For an instant we forget ourselves and become a part of some greater being. Here we are taught to worship by the greatest works of man and of nature ; but here we worship alone.

There are those other rare, still greater moments when we assist at an act of communal worship and become no longer self-centred individuals but members of a vast communion.

Such worship we need, and for such worship we turn to the Church. What has the Christian Church to offer us ?

What is there in Divine service which shall stir the sluggard spirit into communion ? The response is only too frequently inadequate ; a building which is small and ugly ; the parson a kindly but unintelligent and uninspired man ; the service dull and spiritless ; the hymns apparently chosen because the Vicar feels it his duty to go through the list of hymns A. and M.

once a year, and the sermon often enough only an irritating though well meant discourse on the comparative failings of Fascism and Communism. This is not what we have sought ; we are hardly to be blamed that we give up without much effort and spend our Sundays out in the country. And so we lead our lives without the Spirit.

We have no right to complain because the Church does not make worship easy ; for an act of communion must require some effort on our part. But we need an incentive ; we are justified in asking for assistance. Yet far from helping us, the services which we are expected to attend frequently make this act an impossibility. We want to sing and are provided with hymns that are bad poetry set to bad music ; we want to pray and are treated to a list of petitions gabbled through in a monotonous undertone ; we come to hear a preacher who shall stir the spirit in us and are given a dissertation on some irrelevant point of doctrine.
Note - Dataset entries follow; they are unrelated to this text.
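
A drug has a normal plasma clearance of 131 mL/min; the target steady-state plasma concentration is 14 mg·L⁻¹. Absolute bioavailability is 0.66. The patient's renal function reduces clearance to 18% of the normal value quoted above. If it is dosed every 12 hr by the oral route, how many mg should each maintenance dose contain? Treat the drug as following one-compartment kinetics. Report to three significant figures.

Convert clearance: 131 mL/min × 60 min/h ÷ 1000 mL/L = 7.860 L/h
Patient clearance = 0.18 × 7.860 = 1.415 L/h
D = CL × Css × τ / F = 1.415 × 14 × 12 / 0.66 = 360.2 mg

360 mg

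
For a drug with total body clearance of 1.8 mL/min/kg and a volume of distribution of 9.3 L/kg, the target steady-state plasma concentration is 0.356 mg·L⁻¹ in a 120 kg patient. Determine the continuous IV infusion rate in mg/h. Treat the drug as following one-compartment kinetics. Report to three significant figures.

CL = 1.8 mL/min/kg × 120 kg = 216.0 mL/min = 216.0 × 60/1000 = 12.96 L/h
R₀ = 12.96 × 0.356 = 4.614 mg/h

4.61 mg/h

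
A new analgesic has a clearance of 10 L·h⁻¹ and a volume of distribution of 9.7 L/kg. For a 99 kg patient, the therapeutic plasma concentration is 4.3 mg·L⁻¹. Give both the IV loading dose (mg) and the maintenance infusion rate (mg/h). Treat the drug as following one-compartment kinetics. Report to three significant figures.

Total Vd = 9.7 × 99 = 960.3 L
Loading: fill Vd to C_target → 960.3 L × 4.3 mg/L = 4129 mg
Maintenance: replace elimination → rate = CL × Css = 10.00 × 4.3 = 43.00 mg/h

(a) 4130 mg; (b) 43.0 mg/h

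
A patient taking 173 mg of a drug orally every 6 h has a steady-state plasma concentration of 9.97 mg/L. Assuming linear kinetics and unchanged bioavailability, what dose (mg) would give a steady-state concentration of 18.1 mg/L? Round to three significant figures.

314 mg

With linear kinetics, Css is proportional to dose rate (D/τ) at fixed clearance.
D₂ = D₁ × (Css,target / Css,current) = 173 × 18.1/9.97 = 314.1 mg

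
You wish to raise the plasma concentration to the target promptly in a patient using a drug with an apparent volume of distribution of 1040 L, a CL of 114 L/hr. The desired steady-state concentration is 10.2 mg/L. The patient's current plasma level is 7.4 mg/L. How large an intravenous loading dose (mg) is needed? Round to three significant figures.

2910 mg

The loading dose fills Vd to the target concentration; clearance is irrelevant here.
Concentration deficit ΔC = 10.2 − 7.4 = 2.800 mg/L
LD = Vd × ΔC = 1040 × 2.800 = 2912 mg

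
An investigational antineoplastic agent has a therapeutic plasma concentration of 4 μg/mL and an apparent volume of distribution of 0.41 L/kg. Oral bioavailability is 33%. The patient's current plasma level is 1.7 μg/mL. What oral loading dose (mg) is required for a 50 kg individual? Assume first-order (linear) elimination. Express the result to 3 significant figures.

143 mg

Vd = 0.41 L/kg × 50 kg = 20.50 L
Concentration deficit ΔC = 4 − 1.7 = 2.300 mg/L
LD = Vd × ΔC / F = 20.50 × 2.300 / 0.33 = 142.9 mg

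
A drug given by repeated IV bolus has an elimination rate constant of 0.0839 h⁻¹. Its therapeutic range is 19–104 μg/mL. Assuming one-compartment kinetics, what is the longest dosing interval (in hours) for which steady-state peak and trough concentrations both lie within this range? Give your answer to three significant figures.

Between IV bolus doses, concentration decays as C = C₀·e^(−kτ), so C_peak/C_trough = e^(kτ).
τ_max = ln(C_peak/C_trough) / k = ln(104/19) / 0.08390 = 1.700 / 0.08390 = 20.26 h

20.3 h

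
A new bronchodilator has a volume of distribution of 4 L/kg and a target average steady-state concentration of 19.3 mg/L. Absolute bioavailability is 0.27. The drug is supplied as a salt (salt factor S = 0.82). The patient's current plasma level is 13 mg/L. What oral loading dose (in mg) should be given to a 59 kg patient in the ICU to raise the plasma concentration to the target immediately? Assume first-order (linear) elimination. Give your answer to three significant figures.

6720 mg

Vd = 4 L/kg × 59 kg = 236.0 L
The loading dose fills Vd to the target concentration.
Concentration deficit ΔC = 19.3 − 13 = 6.300 mg/L
LD = Vd × ΔC / F / S = 236.0 × 6.300 / 0.27 / 0.82 = 6715 mg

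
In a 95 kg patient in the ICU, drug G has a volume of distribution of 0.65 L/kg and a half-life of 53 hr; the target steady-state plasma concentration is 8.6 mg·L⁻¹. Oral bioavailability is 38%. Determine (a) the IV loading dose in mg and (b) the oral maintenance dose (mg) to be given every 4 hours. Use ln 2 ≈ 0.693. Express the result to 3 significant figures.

Vd(total) = 95 kg × 0.65 L/kg = 61.75 L
LD = Vd × C = 61.75 × 8.6 = 531.1 mg
CL = 0.693 × Vd / t½ = 0.693 × 61.75 / 53 = 0.8074 L/h
D = CL × Css × τ / F = 0.8074 × 8.6 × 4 / 0.38 = 73.09 mg

(a) 531 mg; (b) 73.1 mg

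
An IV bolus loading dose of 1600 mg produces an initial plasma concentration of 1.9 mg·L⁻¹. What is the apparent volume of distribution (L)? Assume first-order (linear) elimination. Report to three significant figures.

842 L

Immediately after an IV bolus, C₀ = Dose / Vd, so Vd = Dose / C₀.
Vd = 1600 / 1.9 = 842.1 L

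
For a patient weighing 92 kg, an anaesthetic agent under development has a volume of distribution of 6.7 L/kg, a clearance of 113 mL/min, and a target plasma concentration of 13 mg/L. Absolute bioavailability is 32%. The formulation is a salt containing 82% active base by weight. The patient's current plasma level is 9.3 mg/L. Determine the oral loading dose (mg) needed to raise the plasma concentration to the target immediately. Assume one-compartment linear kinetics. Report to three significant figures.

Vd(total) = 92 kg × 6.7 L/kg = 616.4 L
Concentration deficit ΔC = 13 − 9.3 = 3.700 mg/L
LD = Vd × ΔC / F / S = 616.4 × 3.700 / 0.32 / 0.82 = 8692 mg

8690 mg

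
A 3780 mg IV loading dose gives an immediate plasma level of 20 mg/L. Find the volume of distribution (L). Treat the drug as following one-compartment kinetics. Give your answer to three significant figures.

189 L

Immediately after an IV bolus, C₀ = Dose / Vd, so Vd = Dose / C₀.
Vd = 3780 / 20 = 189.0 L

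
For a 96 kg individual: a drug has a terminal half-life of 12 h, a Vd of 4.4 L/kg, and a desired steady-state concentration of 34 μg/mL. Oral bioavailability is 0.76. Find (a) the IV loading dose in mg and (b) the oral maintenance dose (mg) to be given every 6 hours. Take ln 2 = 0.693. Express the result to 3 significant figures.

(a) 14400 mg; (b) 6550 mg

Vd(total) = 96 kg × 4.4 L/kg = 422.4 L
LD = Vd × C = 422.4 × 34 = 14360 mg
CL = 0.693 × Vd / t½ = 0.693 × 422.4 / 12 = 24.39 L/h
D = CL × Css × τ / F = 24.39 × 34 × 6 / 0.76 = 6547 mg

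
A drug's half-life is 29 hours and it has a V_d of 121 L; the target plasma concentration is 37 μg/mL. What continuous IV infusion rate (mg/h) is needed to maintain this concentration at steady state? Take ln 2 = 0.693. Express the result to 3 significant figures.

CL = ln 2 · Vd / t½ = 0.693 × 121.0 / 29 = 2.891 L/h
Infusion rate = CL × Css = 2.891 × 37 = 107.0 mg/h

107 mg/h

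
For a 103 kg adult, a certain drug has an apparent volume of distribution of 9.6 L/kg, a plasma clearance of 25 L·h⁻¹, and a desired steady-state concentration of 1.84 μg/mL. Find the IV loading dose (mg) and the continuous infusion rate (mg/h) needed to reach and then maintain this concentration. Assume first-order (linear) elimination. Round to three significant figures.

Vd(total) = 103 kg × 9.6 L/kg = 988.8 L
Loading: fill Vd to C_target → 988.8 L × 1.84 mg/L = 1819 mg
Maintenance infusion rate = CL × Css = 25.00 × 1.84 = 46.00 mg/h

(a) 1820 mg; (b) 46.0 mg/h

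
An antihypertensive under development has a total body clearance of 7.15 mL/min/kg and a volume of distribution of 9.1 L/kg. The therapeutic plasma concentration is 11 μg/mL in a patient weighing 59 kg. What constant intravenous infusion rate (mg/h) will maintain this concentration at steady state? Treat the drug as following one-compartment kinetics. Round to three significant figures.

278 mg/h

CL = 7.15 mL/min/kg × 59 kg = 421.9 mL/min = 421.9 × 60/1000 = 25.31 L/h
Rate = CL × Css = 25.31 × 11 = 278.4 mg/h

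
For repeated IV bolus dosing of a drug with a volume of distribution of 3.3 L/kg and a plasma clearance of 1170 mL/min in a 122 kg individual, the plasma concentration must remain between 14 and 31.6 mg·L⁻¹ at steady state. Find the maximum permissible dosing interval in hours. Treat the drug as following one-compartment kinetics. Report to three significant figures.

Vd = 3.3 L/kg × 122 kg = 402.6 L
CL = 1170 mL/min = 1170 × 0.06 = 70.20 L/h
k = CL / Vd = 70.20 / 402.6 = 0.1744 h⁻¹
Between IV bolus doses, concentration decays as C = C₀·e^(−kτ), so C_peak/C_trough = e^(kτ).
τ_max = ln(C_peak/C_trough) / k = ln(31.6/14) / 0.1744 = 0.8141 / 0.1744 = 4.668 h

4.67 h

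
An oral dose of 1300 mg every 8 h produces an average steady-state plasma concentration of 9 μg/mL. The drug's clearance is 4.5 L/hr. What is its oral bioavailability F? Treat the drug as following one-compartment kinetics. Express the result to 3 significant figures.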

These are not merely external aids to worship ; they are the only means we have of spiritual expression. We have sought inspiration and have found none. Further, we are required to subscribe to a doctrine which we cannot in sincerity accept without question. To take part in Divine service requires more sacrifices than we are able to make ; of reason, of intellect, of art, of freedom. What we get in return is not sufficient compensa- tion ; and so we have given up the habit of church going and have sought a substitute in the political creeds that are prevalent today.
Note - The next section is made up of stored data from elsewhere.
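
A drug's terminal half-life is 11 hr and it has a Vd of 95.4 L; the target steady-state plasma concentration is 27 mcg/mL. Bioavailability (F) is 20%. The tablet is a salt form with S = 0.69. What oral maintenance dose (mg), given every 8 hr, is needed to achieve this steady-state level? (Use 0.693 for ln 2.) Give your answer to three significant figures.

k = 0.693/11 = 0.06300 h⁻¹, so CL = k·Vd = 0.06300 × 95.40 = 6.010 L/h
D = CL × Css × τ / F / S = 6.010 × 27 × 8 / 0.2 / 0.69 = 9407 mg

9410 mg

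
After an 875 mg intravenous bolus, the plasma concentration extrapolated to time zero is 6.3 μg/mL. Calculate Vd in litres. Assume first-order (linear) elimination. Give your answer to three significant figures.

139 L

Immediately after an IV bolus, C₀ = Dose / Vd, so Vd = Dose / C₀.
Vd = 875 / 6.3 = 138.9 L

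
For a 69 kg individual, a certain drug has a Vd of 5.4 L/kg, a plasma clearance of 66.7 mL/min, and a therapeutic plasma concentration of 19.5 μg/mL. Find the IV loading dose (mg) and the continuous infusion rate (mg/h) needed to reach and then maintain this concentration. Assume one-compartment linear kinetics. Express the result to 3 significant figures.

Total Vd = 5.4 × 69 = 372.6 L
Loading dose = Vd × C = 372.6 × 19.5 = 7266 mg
CL = 66.7 mL/min × 60/1000 = 4.002 L/h
Maintenance: replace elimination → rate = CL × Css = 4.002 × 19.5 = 78.04 mg/h

(a) 7270 mg; (b) 78.0 mg/h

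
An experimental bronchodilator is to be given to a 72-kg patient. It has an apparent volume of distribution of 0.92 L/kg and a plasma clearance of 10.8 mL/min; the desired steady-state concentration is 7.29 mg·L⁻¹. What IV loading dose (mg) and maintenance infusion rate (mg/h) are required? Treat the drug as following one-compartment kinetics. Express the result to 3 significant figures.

(a) 483 mg; (b) 4.72 mg/h

Vd(total) = 72 kg × 0.92 L/kg = 66.24 L
Loading: fill Vd to C_target → 66.24 L × 7.29 mg/L = 482.9 mg
CL = 10.8 mL/min = 10.8 × 0.06 = 0.6480 L/h
Maintenance: replace elimination → rate = CL × Css = 0.6480 × 7.29 = 4.724 mg/h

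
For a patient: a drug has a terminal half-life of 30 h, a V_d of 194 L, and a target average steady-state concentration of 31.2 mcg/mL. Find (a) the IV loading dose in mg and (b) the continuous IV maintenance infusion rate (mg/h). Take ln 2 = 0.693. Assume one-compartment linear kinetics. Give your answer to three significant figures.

(a) 6050 mg; (b) 140 mg/h

LD = Vd × C = 194.0 × 31.2 = 6053 mg
CL = 0.693 × Vd / t½ = 0.693 × 194.0 / 30 = 4.481 L/h
Infusion rate = CL × Css = 4.481 × 31.2 = 139.8 mg/h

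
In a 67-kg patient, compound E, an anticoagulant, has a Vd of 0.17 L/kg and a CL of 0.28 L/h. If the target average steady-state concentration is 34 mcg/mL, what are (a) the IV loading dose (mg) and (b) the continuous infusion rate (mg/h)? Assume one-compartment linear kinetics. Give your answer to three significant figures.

Vd(total) = 67 kg × 0.17 L/kg = 11.39 L
LD = Vd · C_target = 11.39 × 34 = 387.3 mg
Maintenance infusion rate = CL × Css = 0.2800 × 34 = 9.520 mg/h

(a) 387 mg; (b) 9.52 mg/h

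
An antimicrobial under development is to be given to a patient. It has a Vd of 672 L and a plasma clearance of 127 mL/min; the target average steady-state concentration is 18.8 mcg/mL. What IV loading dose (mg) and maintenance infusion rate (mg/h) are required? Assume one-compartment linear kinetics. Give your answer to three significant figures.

(a) 12600 mg; (b) 143 mg/h

Loading: fill Vd to C_target → 672.0 L × 18.8 mg/L = 12630 mg
CL = 127 mL/min = 127 × 0.06 = 7.620 L/h
Maintenance infusion rate = CL × Css = 7.620 × 18.8 = 143.3 mg/h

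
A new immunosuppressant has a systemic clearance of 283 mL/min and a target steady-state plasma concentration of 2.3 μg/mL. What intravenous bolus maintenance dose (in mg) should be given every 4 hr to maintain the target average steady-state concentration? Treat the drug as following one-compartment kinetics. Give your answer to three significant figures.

156 mg

CL = 283 mL/min × 60/1000 = 16.98 L/h
At steady state, dose per interval replaces the amount cleared in that interval: D/τ = CL·Css.
D = CL × Css × τ = 16.98 × 2.3 × 4 = 156.2 mg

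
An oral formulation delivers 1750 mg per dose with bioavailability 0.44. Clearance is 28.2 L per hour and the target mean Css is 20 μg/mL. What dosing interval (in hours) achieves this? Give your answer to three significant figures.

1.37 h

F·D/τ = CL·Css → τ = F·D / (CL·Css).
τ = 0.44 × 1750 / (28.2 × 20) = 1.365 h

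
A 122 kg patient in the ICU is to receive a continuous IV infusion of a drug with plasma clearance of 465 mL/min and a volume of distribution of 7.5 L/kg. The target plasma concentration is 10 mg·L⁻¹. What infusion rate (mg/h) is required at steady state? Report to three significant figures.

279 mg/h

Convert clearance: 465 mL/min × 60 min/h ÷ 1000 mL/L = 27.90 L/h
Infusion rate = CL · Css = 27.90 L/h × 10 mg/L = 279.0 mg/h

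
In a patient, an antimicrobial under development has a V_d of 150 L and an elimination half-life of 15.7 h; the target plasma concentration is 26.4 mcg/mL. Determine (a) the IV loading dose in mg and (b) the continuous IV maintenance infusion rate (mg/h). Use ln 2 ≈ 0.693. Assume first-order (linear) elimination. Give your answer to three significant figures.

(a) 3960 mg; (b) 175 mg/h

LD = Vd × C = 150.0 × 26.4 = 3960 mg
CL = 0.693 × Vd / t½ = 0.693 × 150.0 / 15.7 = 6.621 L/h
Infusion rate = CL × Css = 6.621 × 26.4 = 174.8 mg/h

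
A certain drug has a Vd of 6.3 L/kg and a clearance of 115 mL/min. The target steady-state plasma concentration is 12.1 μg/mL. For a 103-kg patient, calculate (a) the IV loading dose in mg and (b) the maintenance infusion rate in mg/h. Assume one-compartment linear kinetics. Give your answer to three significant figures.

Vd = 6.3 L/kg × 103 kg = 648.9 L
Loading: fill Vd to C_target → 648.9 L × 12.1 mg/L = 7852 mg
Convert clearance: 115 mL/min × 60 min/h ÷ 1000 mL/L = 6.900 L/h
Infusion rate = 6.900 L/h × 12.1 mg/L = 83.49 mg/h

(a) 7850 mg; (b) 83.5 mg/h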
The inadequacy of the Church to fulfil the needs of the younger generation seems largely to lie in the over-emphasis of doctrine at the expense of the Spirit. It raises serious difficulties. We have been taught to seek for proof in every- thing. We cannot entirely accept the explanation of the Christian faith with which the Church has furnished us. Will the Church allow us to interpret this faith in our own way?

How much does it matter whether or not we can believe in the Divinity of Christ ? What do we mean by the existence of God ? The conception has arisen from the desire to worship ; because man desired to express his conception of the Spirit in his own language, God was created in the image of man. And this Divinity has become a personal adviser and assistant in trouble ; a Being to whom one prays for the things of this world. We are justified in asking for a wider, truer conception of God : the Spirit that is in all of us. Will the Church allow us to believe this ? To believe that the Divinity of Christ lies in His being the first man to preach the Christian faith ? A man in whom so great a part of the Spirit dwelt ? Perhaps we demand that our faith should be made too easy for us. I do not think this is so. I believe that, though we may not ourselves realise it, there is a great need for a faith that we can accept. And I believe Christianity will supply this need.